Sur les demandes accessoires
Il résulte des dispositions de l’article 696 du code de procédure civile que la partie perdante est condamnée aux dépens, à moins que le juge, par décision motivée, n’en mette la totalité ou une fraction à la charge de l’autre partie. En outre l’article 700 du même code prévoit que le juge condamne la partie tenue aux dépens ou, à défaut, la partie perdante, à payer à l’autre partie la somme qu’il détermine au titre des frais exposés et non compris dans les dépens. Le juge tient compte de l’équité ou de la situation économique de la partie condamnée.
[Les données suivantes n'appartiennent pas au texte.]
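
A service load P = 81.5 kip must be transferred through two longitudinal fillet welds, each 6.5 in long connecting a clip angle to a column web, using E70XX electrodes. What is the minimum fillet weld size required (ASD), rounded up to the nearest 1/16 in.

E70XX → F_EXX = 70 ksi.
Total weld length L = 13 in.
Required throat t_e = P × Ω / (0.6 F_EXX × L) = 81.5 × 2.0 / (0.6 × 70 × 13) = 0.2985 in.
Required leg w = t_e / 0.707 = 0.4223 in → use 7/16 in.

w = 7/16 in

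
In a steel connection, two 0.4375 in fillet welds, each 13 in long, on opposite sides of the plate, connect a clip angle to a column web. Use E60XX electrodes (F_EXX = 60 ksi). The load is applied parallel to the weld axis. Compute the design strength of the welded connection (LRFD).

φR_n ≈ 217 kip

Effective throat t_e = 0.707 × 0.4375 = 0.3093 in.
Total length L = 26 in; A_we = 0.3093 × 26 = 8.042 in².
F_nw = 0.6 F_EXX = 0.6 × 60 = 36 ksi.
φR_n = 0.75 × 36 × 8.042 = 217.1 kip.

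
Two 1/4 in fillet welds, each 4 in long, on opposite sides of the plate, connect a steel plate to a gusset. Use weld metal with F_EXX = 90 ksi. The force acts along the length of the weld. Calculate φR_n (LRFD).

φR_n ≈ 57.3 kips

Effective throat t_e = 0.707 × 0.25 = 0.1767 in.
Total length L = 8 in; A_we = 0.1767 × 8 = 1.414 in².
F_nw = 0.6 F_EXX = 0.6 × 90 = 54 ksi.
φR_n = 0.75 × 54 × 1.414 = 57.27 kips.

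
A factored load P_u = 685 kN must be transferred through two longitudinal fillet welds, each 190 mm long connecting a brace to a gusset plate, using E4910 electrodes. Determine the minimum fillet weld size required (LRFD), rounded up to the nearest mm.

E49XX → F_EXX = 490 MPa.
Total weld length L = 380 mm.
Required throat t_e = P_u / (φ × 0.6 F_EXX × L) = 685 / (0.75 × 0.6 × 490 × 380 × 10⁻³) = 8.175 mm.
Required leg w = t_e / 0.707 = 11.56 mm → use 12 mm.

w = 12 mm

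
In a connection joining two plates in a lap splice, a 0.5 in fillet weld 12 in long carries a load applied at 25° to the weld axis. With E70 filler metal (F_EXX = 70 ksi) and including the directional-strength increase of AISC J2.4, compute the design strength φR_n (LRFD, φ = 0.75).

t_e = 0.707 × 0.5 = 0.3535 in; A_we = 0.3535 × 12 = 4.242 in².
Directional factor: 1.0 + 0.5 sin^1.5(25°) = 1.137.
F_nw = 0.6 × 70 × 1.137 = 47.77 ksi.
φR_n = 0.75 × 47.77 × 4.242 = 152 kips.

φR_n ≈ 152 kips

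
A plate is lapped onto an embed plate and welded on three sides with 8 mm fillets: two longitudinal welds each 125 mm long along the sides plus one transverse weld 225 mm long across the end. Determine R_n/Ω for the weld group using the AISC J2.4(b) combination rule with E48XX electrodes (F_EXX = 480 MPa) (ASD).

t_e = 0.707 × 8 = 5.656 mm.
R_nwl = 0.6 × 480 × 5.656 × 250 × 10⁻³ = 407.2 kN (longitudinal, 2 welds).
R_nwt = 0.6 × 480 × 5.656 × 225 × 10⁻³ = 366.5 kN (transverse, base value).
(i) R_nwl + R_nwt = 773.7 kN; (ii) 0.85 R_nwl + 1.5 R_nwt = 895.9 kN.
R_n = max = 895.9 kN [governs: (ii)]; R_n/Ω = 448 kN.

R_n/Ω ≈ 448 kN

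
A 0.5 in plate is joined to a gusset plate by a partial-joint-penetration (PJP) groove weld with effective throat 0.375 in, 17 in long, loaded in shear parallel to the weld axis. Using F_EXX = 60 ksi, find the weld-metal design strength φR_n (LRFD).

Effective throat (given) t_e = 0.375 in.
A_we = 0.375 × 17 = 6.375 in².
F_nw = 0.6 F_EXX = 36 ksi.
φR_n = 0.75 × 36 × 6.375 = 172.1 kip.

φR_n ≈ 172 kip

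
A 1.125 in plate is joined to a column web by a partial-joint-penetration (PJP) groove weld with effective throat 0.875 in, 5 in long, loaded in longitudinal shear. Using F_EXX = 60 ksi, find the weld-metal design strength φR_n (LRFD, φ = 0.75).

φR_n ≈ 118 kips

Effective throat (given) t_e = 0.875 in.
A_we = 0.875 × 5 = 4.375 in².
F_nw = 0.6 F_EXX = 36 ksi.
φR_n = 0.75 × 36 × 4.375 = 118.1 kips.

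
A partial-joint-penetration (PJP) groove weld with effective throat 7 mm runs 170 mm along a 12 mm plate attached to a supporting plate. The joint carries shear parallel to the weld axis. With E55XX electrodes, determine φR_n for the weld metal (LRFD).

φR_n ≈ 295 kN

E55XX → F_EXX = 550 MPa.
Effective throat (given) t_e = 7 mm.
A_we = 7 × 170 = 1190 mm².
F_nw = 0.6 F_EXX = 330 MPa.
φR_n = 0.75 × 330 × 1190 × 10⁻³ = 294.5 kN.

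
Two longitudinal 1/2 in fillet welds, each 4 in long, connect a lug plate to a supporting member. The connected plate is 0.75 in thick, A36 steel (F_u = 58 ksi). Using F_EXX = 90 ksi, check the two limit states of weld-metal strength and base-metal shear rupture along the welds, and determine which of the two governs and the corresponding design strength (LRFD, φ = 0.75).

t_e = 0.707 × 0.5 = 0.3535 in; L = 8 in.
Weld metal: φR_n = 0.75 × 0.6 × 90 × 0.3535 × 8 = 114.5 kips.
Base metal (shear rupture): φR_n = 0.75 × 0.6 × 58 × 0.75 × 8 = 156.6 kips.
Governing: weld metal.

φR_n ≈ 115 kips (weld metal governs)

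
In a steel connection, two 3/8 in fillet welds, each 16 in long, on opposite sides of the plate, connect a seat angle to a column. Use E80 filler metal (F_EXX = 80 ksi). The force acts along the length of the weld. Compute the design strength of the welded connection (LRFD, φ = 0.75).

φR_n ≈ 305 kip

Effective throat t_e = 0.707 × 0.375 = 0.2651 in.
Total length L = 32 in; A_we = 0.2651 × 32 = 8.484 in².
F_nw = 0.6 F_EXX = 0.6 × 80 = 48 ksi.
φR_n = 0.75 × 48 × 8.484 = 305.4 kip.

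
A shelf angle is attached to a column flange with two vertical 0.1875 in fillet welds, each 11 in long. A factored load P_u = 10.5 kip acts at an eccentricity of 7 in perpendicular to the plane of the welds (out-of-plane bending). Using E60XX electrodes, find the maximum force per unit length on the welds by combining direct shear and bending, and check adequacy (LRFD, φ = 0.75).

E60XX → F_EXX = 60 ksi.
L_w = 2 × 11 = 22 in; section modulus (unit throat) S = 2 × L²/6 = 40.33 in².
Direct shear f_v = P/L_w = 10.5/22 = 0.4773 kip/in.
Moment M = P × e = 10.5 × 7 = 73.5 kip·in; bending f_b = M/S = 1.822 kip/in.
f_max = √(f_v² + f_b²) = √(0.4773² + 1.822²) = 1.884 kip/in.
φr_n = 0.75 × 0.6 × 60 × (0.707 × 0.1875) = 3.579 kip/in → adequate.

f_max ≈ 1.88 kip/in; adequate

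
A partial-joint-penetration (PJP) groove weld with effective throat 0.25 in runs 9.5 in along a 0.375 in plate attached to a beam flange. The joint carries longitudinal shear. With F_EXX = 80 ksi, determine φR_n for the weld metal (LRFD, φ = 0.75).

Effective throat (given) t_e = 0.25 in.
A_we = 0.25 × 9.5 = 2.375 in².
F_nw = 0.6 F_EXX = 48 ksi.
φR_n = 0.75 × 48 × 2.375 = 85.5 kips.

φR_n ≈ 85.5 kips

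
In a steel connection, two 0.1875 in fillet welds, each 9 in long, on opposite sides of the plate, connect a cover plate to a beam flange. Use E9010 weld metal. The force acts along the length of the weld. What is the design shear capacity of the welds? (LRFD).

E90XX → F_EXX = 90 ksi.
Effective throat t_e = 0.707 × 0.1875 = 0.1326 in.
Total length L = 18 in; A_we = 0.1326 × 18 = 2.386 in².
F_nw = 0.6 F_EXX = 0.6 × 90 = 54 ksi.
φR_n = 0.75 × 54 × 2.386 = 96.64 kips.

φR_n ≈ 96.6 kips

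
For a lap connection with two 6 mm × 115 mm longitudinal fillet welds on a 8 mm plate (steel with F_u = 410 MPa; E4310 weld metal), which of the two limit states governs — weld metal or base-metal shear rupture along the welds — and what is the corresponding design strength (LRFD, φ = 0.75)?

E43XX → F_EXX = 430 MPa.
t_e = 0.707 × 6 = 4.242 mm; L = 230 mm.
Weld metal: φR_n = 0.75 × 0.6 × 430 × 4.242 × 230 × 10⁻³ = 188.8 kN.
Base metal (shear rupture): φR_n = 0.75 × 0.6 × 410 × 8 × 230 × 10⁻³ = 339.5 kN.
Governing: weld metal.

φR_n ≈ 189 kN (weld metal governs)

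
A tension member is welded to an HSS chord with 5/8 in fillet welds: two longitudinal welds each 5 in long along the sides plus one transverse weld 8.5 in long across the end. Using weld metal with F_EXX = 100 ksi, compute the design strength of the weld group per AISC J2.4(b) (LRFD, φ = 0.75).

t_e = 0.707 × 0.625 = 0.4419 in.
R_nwl = 0.6 × 100 × 0.4419 × 10 = 265.1 kips (longitudinal, 2 welds).
R_nwt = 0.6 × 100 × 0.4419 × 8.5 = 225.4 kips (transverse, base value).
(i) R_nwl + R_nwt = 490.5 kips; (ii) 0.85 R_nwl + 1.5 R_nwt = 563.4 kips.
R_n = max = 563.4 kips [governs: (ii)]; φR_n = 422.5 kips.

φR_n ≈ 423 kips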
Il peut, même d’office, pour des raisons tirées des mêmes considérations, dire qu’il n’y a pas lieu à cette condamnation.
Monsieur [V] [R], qui succombe, sera tenu outre aux dépens, à payer à la société demanderesse la somme de 150 euros en application de l’article 700 du code de procédure civile au titre des frais irrépétibles d’instance.
Tenant la nature de l’affaire, son ancienneté, et les termes de l’article 514 du code de procédure civile, il conviendra de dire et juger qu’il n’y a pas lieu d’écarter l’exécution provisoire de la présente décision, et de rappeler qu’elle est de droit.
PAR CES MOTIFS
La juge des contentieux de la protection, statuant publiquement par jugement mis à disposition au greffe, contradictoire et en dernier ressort,
DECLARE l’opposition de Monsieur [V] [R] recevable,
MET à néant l’ordonnance d’injonction de payer du 08 juillet 2024 rendue par le juge des contentieux de la protection de [Localité 6] et enregistrée sous le numéro 21-24-001444,
Statuant à nouveau,
PRONONCE la déchéance du droit aux intérêts contractuels depuis la conclusion du contrat ;
CONDAMNE Monsieur [V] [R] à payer à la SA ONEY BANK la somme de 4068,72 euros avec intérêts au taux légal à compter de la signification de la décision;
RÉDUIT l’indemnité sollicitée par la SA ONEY BANK au titre de la clause pénale à 1 euro;
ACCORDE à Monsieur [V] [R] des délais de paiement ;
L’AUTORISE à s’acquitter de sa dette en 20 mensualités de 193,96 euros suivis d’une dernière mensualité correspondant au solde de la dette en principal, intérêts et frais de procédure ;
DIT que le premier versement aura lieu au plus tard le dernier jour du mois qui suivra celui de la signification du jugement, et que les autres auront lieu au plus tard le dernier jour de chaque mois ;
DIT qu’à défaut de paiement d’une seule mensualité à son échéance, la totalité de la dette redeviendra exigible et la réduction du taux d’intérêt au taux légal cessera d’avoir effet ;
DEBOUTE les parties de leurs demandes plus amples ou contraires;
CONDAMNE Monsieur [V] [R] aux dépens ;
CONDAMNE Monsieur [V] [R] à payer à la SA ONEY BANK la somme de 150 euros (cent cinquante euros) au titre de l’article 700 du code de procédure civile;
CONSTATE l’exécution provisoire de droit de la décision.
Ainsi mis à disposition au greffe les jour, mois et an susdits.